Indeed, abstinence proponents seem to blame sex education more than premarital sex itself for four decades of increases in teen pregnancy, sexually transmitted disease, open homosexuality, street crime—and even for the existence of Monica Lewinsky (whose name elicits much tongue clucking here). The reversal they're hoping for is no less sweeping: a social purification through "character education" (as opposed to sex education). Pedagogical weapons include courses such as "Sex Respect" and "Everyone Is NOT Doing It," as well as literature like I Kissed Dating Goodbye and "Hang On to Your Hormones."

The Welfare Reform Law specified that programs receiving abstinence-only funds must teach, among other lessons, that "sexual activity outside of marriage is likely to have harmful psychological and physical effects." Such abstinence-till-marriage programs are also only allowed to discuss birth control in the context of its failures. (If the subject comes up at all, the main message must be that the only safe way to avoid sexually transmitted disease and pregnancy is not to have sex.)
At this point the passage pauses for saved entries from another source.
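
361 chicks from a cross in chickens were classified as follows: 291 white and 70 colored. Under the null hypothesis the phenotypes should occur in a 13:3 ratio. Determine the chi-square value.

The 13:3 ratio has 16 parts, so with N = 361 the expected counts are:
  white: 361 × 13/16 = 293.3125
  colored: 361 × 3/16 = 67.6875
χ² = Σ (O − E)² / E
  white: (291 − 293.3125)² / 293.3125 = 0.0182
  colored: (70 − 67.6875)² / 67.6875 = 0.0790
χ² = 0.0182 + 0.0790 = 0.0972 ≈ 0.097

0.097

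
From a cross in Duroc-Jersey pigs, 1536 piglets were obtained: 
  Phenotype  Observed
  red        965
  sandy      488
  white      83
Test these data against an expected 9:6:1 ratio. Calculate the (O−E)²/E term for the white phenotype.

Total ratio parts = 16. Expected numbers out of 1536:
  red: 1536 × 9/16 = 864
  sandy: 1536 × 6/16 = 576
  white: 1536 × 1/16 = 96
Contribution of white: (83 − 96)² / 96 = 1.7604

1.760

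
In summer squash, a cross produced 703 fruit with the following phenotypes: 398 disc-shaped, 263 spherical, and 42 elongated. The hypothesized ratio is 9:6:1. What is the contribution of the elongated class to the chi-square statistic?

Under the 9:6:1 hypothesis (Σ ratio = 16, N = 703):
  disc-shaped: 703 × 9/16 = 395.4375
  spherical: 703 × 6/16 = 263.625
  elongated: 703 × 1/16 = 43.9375
Contribution of elongated: (42 − 43.9375)² / 43.9375 = 0.0854

0.085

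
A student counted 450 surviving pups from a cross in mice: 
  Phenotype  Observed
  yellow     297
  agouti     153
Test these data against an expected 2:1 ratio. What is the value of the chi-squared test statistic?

0.090

Expected counts for N = 450 under a 2:1 ratio (total parts = 3):
  yellow: 450 × 2/3 = 300
  agouti: 450 × 1/3 = 150
χ² = Σ (O − E)² / E
  yellow: (297 − 300)² / 300 = 0.0300
  agouti: (153 − 150)² / 150 = 0.0600
χ² = 0.0300 + 0.0600 = 0.090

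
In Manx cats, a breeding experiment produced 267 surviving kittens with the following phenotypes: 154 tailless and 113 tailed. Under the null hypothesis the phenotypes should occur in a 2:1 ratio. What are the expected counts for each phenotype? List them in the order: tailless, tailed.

178, 89

Total ratio parts = 3. Expected numbers out of 267:
  tailless: 267 × 2/3 = 178
  tailed: 267 × 1/3 = 89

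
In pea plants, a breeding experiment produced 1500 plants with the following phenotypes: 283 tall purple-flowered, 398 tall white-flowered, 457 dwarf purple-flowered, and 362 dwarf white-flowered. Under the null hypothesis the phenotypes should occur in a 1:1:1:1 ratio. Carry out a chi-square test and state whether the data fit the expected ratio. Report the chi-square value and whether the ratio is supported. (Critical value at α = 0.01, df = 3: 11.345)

42.363; not consistent

The 1:1:1:1 ratio has 4 parts, so with N = 1500 the expected counts are:
  tall purple-flowered: 1500 × 1/4 = 375
  tall white-flowered: 1500 × 1/4 = 375
  dwarf purple-flowered: 1500 × 1/4 = 375
  dwarf white-flowered: 1500 × 1/4 = 375
χ² = Σ (O − E)² / E
  tall purple-flowered: (283 − 375)² / 375 = 22.5707
  tall white-flowered: (398 − 375)² / 375 = 1.4107
  dwarf purple-flowered: (457 − 375)² / 375 = 17.9307
  dwarf white-flowered: (362 − 375)² / 375 = 0.4507
χ² = 22.5707 + 1.4107 + 17.9307 + 0.4507 = 42.3628 ≈ 42.363
Degrees of freedom = 4 − 1 = 3; critical value at α = 0.01 is 11.345.
Since 42.363 > 11.345, we reject the null hypothesis — the data do not fit the 1:1:1:1 ratio.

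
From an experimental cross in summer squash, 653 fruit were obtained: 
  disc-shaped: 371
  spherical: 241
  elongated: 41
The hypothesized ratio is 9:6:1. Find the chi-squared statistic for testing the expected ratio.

Expected counts for N = 653 under a 9:6:1 ratio (total parts = 16):
  disc-shaped: 653 × 9/16 = 367.3125
  spherical: 653 × 6/16 = 244.875
  elongated: 653 × 1/16 = 40.8125
χ² = Σ (O − E)² / E
  disc-shaped: (371 − 367.3125)² / 367.3125 = 0.0370
  spherical: (241 − 244.875)² / 244.875 = 0.0613
  elongated: (41 − 40.8125)² / 40.8125 = 0.0009
χ² = 0.0370 + 0.0613 + 0.0009 = 0.0992 ≈ 0.099

0.099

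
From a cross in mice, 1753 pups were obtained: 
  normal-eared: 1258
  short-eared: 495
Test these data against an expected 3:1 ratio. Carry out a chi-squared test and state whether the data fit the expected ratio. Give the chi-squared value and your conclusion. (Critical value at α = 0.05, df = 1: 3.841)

Under the 3:1 hypothesis (Σ ratio = 4, N = 1753):
  normal-eared: 1753 × 3/4 = 1314.75
  short-eared: 1753 × 1/4 = 438.25
χ² = Σ (O − E)² / E
  normal-eared: (1258 − 1314.75)² / 1314.75 = 2.4496
  short-eared: (495 − 438.25)² / 438.25 = 7.3487
χ² = 2.4496 + 7.3487 = 9.7983 ≈ 9.798
Degrees of freedom = 2 − 1 = 1; critical value at α = 0.05 is 3.841.
Since 9.798 > 3.841, we reject the null hypothesis — the data do not fit the 3:1 ratio.

9.798; not consistent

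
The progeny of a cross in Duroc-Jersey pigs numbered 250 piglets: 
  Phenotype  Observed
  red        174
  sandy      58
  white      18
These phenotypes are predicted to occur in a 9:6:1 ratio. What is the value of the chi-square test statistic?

Total ratio parts = 16. Expected numbers out of 250:
  red: 250 × 9/16 = 140.625
  sandy: 250 × 6/16 = 93.75
  white: 250 × 1/16 = 15.625
χ² = Σ (O − E)² / E
  red: (174 − 140.625)² / 140.625 = 7.9210
  sandy: (58 − 93.75)² / 93.75 = 13.6327
  white: (18 − 15.625)² / 15.625 = 0.3610
χ² = 7.9210 + 13.6327 + 0.3610 = 21.9147 ≈ 21.915

21.915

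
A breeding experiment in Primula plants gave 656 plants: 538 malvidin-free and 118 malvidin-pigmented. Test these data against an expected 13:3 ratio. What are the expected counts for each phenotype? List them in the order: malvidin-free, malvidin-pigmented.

The 13:3 ratio has 16 parts, so with N = 656 the expected counts are:
  malvidin-free: 656 × 13/16 = 533
  malvidin-pigmented: 656 × 3/16 = 123

533, 123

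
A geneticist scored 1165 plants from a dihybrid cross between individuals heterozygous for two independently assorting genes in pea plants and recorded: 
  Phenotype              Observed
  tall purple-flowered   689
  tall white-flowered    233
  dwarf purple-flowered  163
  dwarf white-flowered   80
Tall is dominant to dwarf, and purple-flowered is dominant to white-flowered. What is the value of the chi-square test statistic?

17.482

A dihybrid F₂ with independent assortment and complete dominance at both loci gives a 9:3:3:1 phenotypic ratio.
The 9:3:3:1 ratio has 16 parts, so with N = 1165 the expected counts are:
  tall purple-flowered: 1165 × 9/16 = 655.3125
  tall white-flowered: 1165 × 3/16 = 218.4375
  dwarf purple-flowered: 1165 × 3/16 = 218.4375
  dwarf white-flowered: 1165 × 1/16 = 72.8125
χ² = Σ (O − E)² / E
  tall purple-flowered: (689 − 655.3125)² / 655.3125 = 1.7318
  tall white-flowered: (233 − 218.4375)² / 218.4375 = 0.9708
  dwarf purple-flowered: (163 − 218.4375)² / 218.4375 = 14.0695
  dwarf white-flowered: (80 − 72.8125)² / 72.8125 = 0.7095
χ² = 1.7318 + 0.9708 + 14.0695 + 0.7095 = 17.4816 ≈ 17.482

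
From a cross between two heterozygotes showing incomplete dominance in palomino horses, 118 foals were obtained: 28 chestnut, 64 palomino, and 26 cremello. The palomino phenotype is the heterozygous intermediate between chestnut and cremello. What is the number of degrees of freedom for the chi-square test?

2

With incomplete dominance, a heterozygote × heterozygote cross gives a 1:2:1 phenotypic ratio.
A goodness-of-fit test with 3 phenotype classes has df = 3 − 1 = 2.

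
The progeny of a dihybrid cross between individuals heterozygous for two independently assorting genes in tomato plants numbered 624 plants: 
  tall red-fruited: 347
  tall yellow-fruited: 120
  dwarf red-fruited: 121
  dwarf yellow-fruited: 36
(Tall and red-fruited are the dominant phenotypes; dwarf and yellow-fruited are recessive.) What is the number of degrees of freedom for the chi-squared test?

3

A dihybrid F₂ with independent assortment and complete dominance at both loci gives a 9:3:3:1 phenotypic ratio.
A goodness-of-fit test with 4 phenotype classes has df = 4 − 1 = 3.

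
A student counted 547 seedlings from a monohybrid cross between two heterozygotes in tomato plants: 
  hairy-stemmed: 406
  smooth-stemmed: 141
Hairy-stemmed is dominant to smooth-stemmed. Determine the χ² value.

0.176

For a monohybrid cross between heterozygotes with complete dominance, the expected phenotypic ratio is 3:1.
Expected counts for N = 547 under a 3:1 ratio (total parts = 4):
  hairy-stemmed: 547 × 3/4 = 410.25
  smooth-stemmed: 547 × 1/4 = 136.75
χ² = Σ (O − E)² / E
  hairy-stemmed: (406 − 410.25)² / 410.25 = 0.0440
  smooth-stemmed: (141 − 136.75)² / 136.75 = 0.1321
χ² = 0.0440 + 0.1321 = 0.1761 ≈ 0.176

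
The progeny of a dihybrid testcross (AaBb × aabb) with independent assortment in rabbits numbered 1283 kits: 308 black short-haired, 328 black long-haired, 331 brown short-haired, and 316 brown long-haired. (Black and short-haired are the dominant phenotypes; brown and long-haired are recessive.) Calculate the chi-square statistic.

A dihybrid testcross with independent assortment gives a 1:1:1:1 ratio.
The 1:1:1:1 ratio has 4 parts, so with N = 1283 the expected counts are:
  black short-haired: 1283 × 1/4 = 320.75
  black long-haired: 1283 × 1/4 = 320.75
  brown short-haired: 1283 × 1/4 = 320.75
  brown long-haired: 1283 × 1/4 = 320.75
χ² = Σ (O − E)² / E
  black short-haired: (308 − 320.75)² / 320.75 = 0.5068
  black long-haired: (328 − 320.75)² / 320.75 = 0.1639
  brown short-haired: (331 − 320.75)² / 320.75 = 0.3276
  brown long-haired: (316 − 320.75)² / 320.75 = 0.0703
χ² = 0.5068 + 0.1639 + 0.3276 + 0.0703 = 1.0686 ≈ 1.069

1.069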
With $17 million in new federal abstinence grants awarded just two weeks ago (many of them to groups represented at the conference) and an additional $30 million on its way next year, spirits at the Miami Inter-Continental Hotel are high. There are other demonstrations of official affection: A representative of the Human Resources and Services Administration is on hand to guide those interested in applying for additional federal grant money. Longtime abstinence supporter Wade Horn, whom President Bush just appointed assistant secretary of the HRSA, gives the keynote speech at the awards banquet. And Bush himself, who oversaw the biggest state abstinence education budget nationwide as governor of Texas, issued a personal welcome letter to every conferencegoer. ("Abstinence is not just about saying 'no'—it's about saying yes to a happier, healthier future," writes the president.)